# My little Granddaughter



## silverhaven (Sep 6, 2009)

Roxy is on TV with her Dad. She is such a little cutie. :tender:

6/16/10: Roz Weston Father's Day - ET Canada - Video - GlobalTV.com - Official Site of Global Television


----------



## sophie (Jul 9, 2006)

Would love to see it, but it says it's not currently available.

Linda


----------



## Snowbody (Jan 3, 2009)

Sorry. The site says it's not available.


----------



## silverhaven (Sep 6, 2009)

Oh! maybe it isn't available in the US  It is working for me. Sorry.


----------



## Maglily (Feb 3, 2009)

That's so cute and a nice keepsake. I didn't realize that he was your son-in-law, i didn't recognize him in your post when Roxy was born. Of course all eyes were on the baby.
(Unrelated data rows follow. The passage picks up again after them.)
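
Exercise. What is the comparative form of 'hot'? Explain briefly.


Apply comparative formation (double final consonant, add -er): 'hot' -> 'hotter'.

hotter


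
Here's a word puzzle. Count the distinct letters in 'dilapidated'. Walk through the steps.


Unique letters in 'dilapidated': {a, d, e, i, l, p, t} = 7 distinct letters.

7


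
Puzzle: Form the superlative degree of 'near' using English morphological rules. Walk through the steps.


Apply superlative formation (add -est): 'near' -> 'nearest'.

nearest


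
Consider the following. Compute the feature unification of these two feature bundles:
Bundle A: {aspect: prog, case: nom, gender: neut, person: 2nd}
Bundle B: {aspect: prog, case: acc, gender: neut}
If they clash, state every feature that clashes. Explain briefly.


Compare features:
aspect: A=prog vs B=prog -> unified: prog
case: A=nom vs B=acc -> CLASH
gender: A=neut vs B=neut -> unified: neut
person: A=2nd vs B=_ -> unified: 2nd
Clash detected on feature 'case' (nom vs acc); unification fails.

CLASH on 'case' (nom vs acc)


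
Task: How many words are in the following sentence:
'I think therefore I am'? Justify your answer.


Split into words: I | think | therefore | I | am = 5 words.

5


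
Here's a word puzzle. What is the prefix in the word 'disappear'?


The word 'disappear' = 'dis' (prefix) + 'appear' (root). The prefix is 'dis'.

dis


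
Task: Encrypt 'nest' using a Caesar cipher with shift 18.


Shift each letter by 18: n -> f, e -> w, s -> k, t -> l. Result: 'fwkl'.

fwkl


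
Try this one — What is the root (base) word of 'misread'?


Remove prefix 'mis' from 'misread' to get root 'read'.

read


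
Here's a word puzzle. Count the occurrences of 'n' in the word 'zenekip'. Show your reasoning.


Letter 'n' in 'zenekip': found at position(s) 3 = 1 occurrence(s).

1


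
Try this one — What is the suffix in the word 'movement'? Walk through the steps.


The word 'movement' = 'move' (root) + '-ment' (suffix). The suffix is '-ment'.

ment


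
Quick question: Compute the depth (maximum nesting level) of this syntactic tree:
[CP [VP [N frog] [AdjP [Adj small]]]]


Count bracket nesting levels:
'[' at pos 0: depth = 1
'[' at pos 4: depth = 2
'[' at pos 8: depth = 3
'[' at pos 17: depth = 3
'[' at pos 23: depth = 4
Maximum depth reached: 4

4


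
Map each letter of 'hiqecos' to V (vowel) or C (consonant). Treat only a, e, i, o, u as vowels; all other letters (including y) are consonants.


Letter mapping: h = C, i = V, q = C, e = V, c = C, o = V, s = C.

CVCVCVC


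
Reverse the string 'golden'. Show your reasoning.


Reverse 'golden' character by character: 'nedlog'.

nedlog


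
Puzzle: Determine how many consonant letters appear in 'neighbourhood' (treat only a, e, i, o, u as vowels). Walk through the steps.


Consonants in 'neighbourhood': n, g, h, b, r, h, d = 7 consonants.

7


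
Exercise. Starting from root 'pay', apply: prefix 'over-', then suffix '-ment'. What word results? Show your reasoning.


Step 1: Add prefix 'over-' to 'pay' = 'overpay'
Step 2: Add suffix '-ment' to 'overpay' = 'overpayment'

overpayment


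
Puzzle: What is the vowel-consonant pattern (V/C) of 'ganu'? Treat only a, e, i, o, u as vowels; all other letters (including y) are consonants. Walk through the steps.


Letter mapping: g = C, a = V, n = C, u = V.

CVCV


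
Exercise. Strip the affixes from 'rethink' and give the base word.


Remove prefix 're' from 'rethink' to get root 'think'.

think


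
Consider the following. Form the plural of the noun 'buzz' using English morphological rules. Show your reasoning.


Apply rule: Add -es (sibilant/fricative ending). 'buzz' becomes 'buzzes'.

buzzes


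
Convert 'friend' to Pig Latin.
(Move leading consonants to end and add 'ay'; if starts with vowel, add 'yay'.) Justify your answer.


'friend': move consonant cluster 'fr' to end and add 'ay': 'iendfray'.

iendfray


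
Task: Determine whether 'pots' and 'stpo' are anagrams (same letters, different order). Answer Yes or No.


Sorted letters of 'pots': 'opst'
Sorted letters of 'stpo': 'opst'
They match.

Yes


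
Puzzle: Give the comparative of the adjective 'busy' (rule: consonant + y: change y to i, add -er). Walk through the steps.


Apply comparative formation (consonant + y: change y to i, add -er): 'busy' -> 'busier'.

busier


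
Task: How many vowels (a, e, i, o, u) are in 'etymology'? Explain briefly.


Vowels in 'etymology': e, o, o = 3 vowels.

3


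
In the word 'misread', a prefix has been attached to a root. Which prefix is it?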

I was just commenting to my sister the other day when we were watching him on ET, that I thought he was relaxed and well spoken...actually I didn't remember his name, but he's a familar face for sure. But I'll remember it now.
The baby is so sweet.:wub:


----------



## Matilda's mommy (Jun 1, 2005)

:wub:awww I see a baby in a pink hat and blanket, that must be your granddaughter:wub: I can only see part of the daddy, most is blocked. Congrats grandma


----------



## silverhaven (Sep 6, 2009)

Maglily said:


> That's so cute and a nice keepsake. I didn't realize that he was your son-in-law, i didn't recognize him in your post when Roxy was born. Of course all eyes were on the baby. I was just commenting to my sister the other day when we were watching him on ET, that I thought he was relaxed and well spoken...actually I didn't remember his name, but he's a familar face for sure. But I'll remember it now.
> The baby is so sweet.:wub:


Oh nice someone can see it, I guess it must just be unavailable in the U.S.

It is lovely to have  

He is also on the radio in the morning, Kiss fm, the Roz and Mocha show.


----------



## silverhaven (Sep 6, 2009)

Matilda's mommy said:


> :wub:awww I see a baby in a pink hat and blanket, that must be your granddaughter:wub: I can only see part of the daddy, most is blocked. Congrats grandma


Thanks Paula. Here is a pic my daughter took recently of them, given you can't see the video. Thanks for looking and commenting


----------



## Matilda's mommy (Jun 1, 2005)

what a wonderful picture, your grandaughter is beautiful I can't stop looking at her eyes:wub: her daddy is very handsome


----------



## LJSquishy (Feb 27, 2008)

GORGEOUS eyes!!! She is so beautiful, congrats!


----------



## silverhaven (Sep 6, 2009)

Matilda's mommy said:


> what a wonderful picture, your grandaughter is beautiful I can't stop looking at her eyes:wub: her daddy is very handsome


I love her eyes, I think they are just like my daughters. Although I think they will end up the colour of her Daddy's. She is a huge smiler. Not yet 6 months. :crying:she lives a plane ride away 

Her Daddy is a great cook too. Doesn't get better than that


----------



## silverhaven (Sep 6, 2009)

LJSquishy said:


> GORGEOUS eyes!!! She is so beautiful, congrats!


Thanks Lisa, being a Grandma is fun :chili:


----------



## puppy lover (Dec 25, 2007)

Maureen, she is sooo beautiful and adorable:wub: Looks like she can do commercials, that's how gorgeous!


----------



## silverhaven (Sep 6, 2009)

puppy lover said:


> Maureen, she is sooo beautiful and adorable:wub: Looks like she can do commercials, that's how gorgeous!


Hi Sunnie, good to see you  

Funnily enough she is going to be a baby model for a baby clothing company


----------



## Katkoota (Feb 18, 2006)

silverhaven said:


> Thanks Paula. Here is a pic my daughter took recently of them, given you can't see the video. Thanks for looking and commenting


:wub::wub::wub::wub::wub:AWWWWWWWWWWWWWWWWWWWWH I LOVE this picture..what a precious baby:wub: oh my, time does fly. I remember when you shared her pic when she was newly born...!!!!! you must be one proud grandma :wub::wub:

hugs
Kat


----------



## CrystalAndZoe (Jul 11, 2006)

*sigh* Could there be anything more perfect? :tender:

But I'm thinking it's just not right to have so much beauty all in one family.


----------